Alexander cerró los ojos.
Al día siguiente entregué formalmente una denuncia administrativa por la firma falsificada.
No exageré.
No añadí rumores sobre Victoria.
Solo presenté hechos.
Documento.
Firma.
Asignación.
Testigos.
Alexander intentó detenerme en el pasillo.
—Emma, esto puede afectar mi carrera.
—Lo sé.
—Entonces retíralo.
—¿Por qué?
—Porque soy tu esposo.
Negué.
—Precisamente porque eras mi esposo esperaba que nunca utilizaras mi nombre sin permiso.
Su expresión se tensó al escuchar el pasado.
—¿Eras?
Saqué otro sobre.
—También solicité el divorcio.
Por primera vez desde que lo conocía, Alexander perdió completamente la compostura.
—No.
—Sí.
—¡Una casa no puede borrar tres años!
—No fue la casa.
Lo miré directamente.
—Fue descubrir que cuando Victoria necesitó algo, yo fui la persona más fácil de sacrificar.
La investigación confirmó que mi firma no correspondía con mis registros habituales y que el procedimiento había sido irregular.
La asignación a Victoria quedó anulada mientras revisaban responsabilidades.
Ella consiguió alojamiento temporal por los canales normales.
Exactamente lo que debería haber hecho desde el principio.
Mi traslado también fue aprobado.
El día que cargaron mis últimas cajas, Alexander apareció corriendo.
Era la misma escena con la que todo había comenzado.
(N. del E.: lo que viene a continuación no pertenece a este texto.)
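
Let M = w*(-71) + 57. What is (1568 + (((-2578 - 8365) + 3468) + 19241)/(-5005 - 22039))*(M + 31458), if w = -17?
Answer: 346797785293/6761 ≈ 5.1294e+7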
Solo que esta vez ya no quedaba nada que discutir.
—Emma.
Me detuve junto al camión.
—Puedo arreglarlo.
—Ya lo arreglaron.
—Recuperé la casa.
—No la quiero.
Eso pareció herirlo más que cualquier otra cosa.
—La pedí para nosotros.
—Y cuando llegó el momento de elegir quién viviría allí, elegiste a otra persona.
Alexander bajó la cabeza.
Después sacó algo del bolsillo.
Una llave.
La llave de aquella casa.
—Quédate.
Negué suavemente.
—Mi madre tenía razón.
—¿Sobre qué?
Subí al vehículo.
—Si un hombre cambia de corazón, no hay que retenerlo.
Cerré la puerta.
Alexander permaneció junto a la carretera con la llave en la mano.
La casa que había esperado dos años conseguir seguía allí.

Victoria ya no podía ocuparla.
Yo tampoco quería hacerlo.
Y finalmente entendió la parte que nunca había calculado:
falsificar mi firma le había conseguido una casa para otra mujer durante unos días.
Pero le había costado para siempre a la mujer con la que debía convertirla en hogar.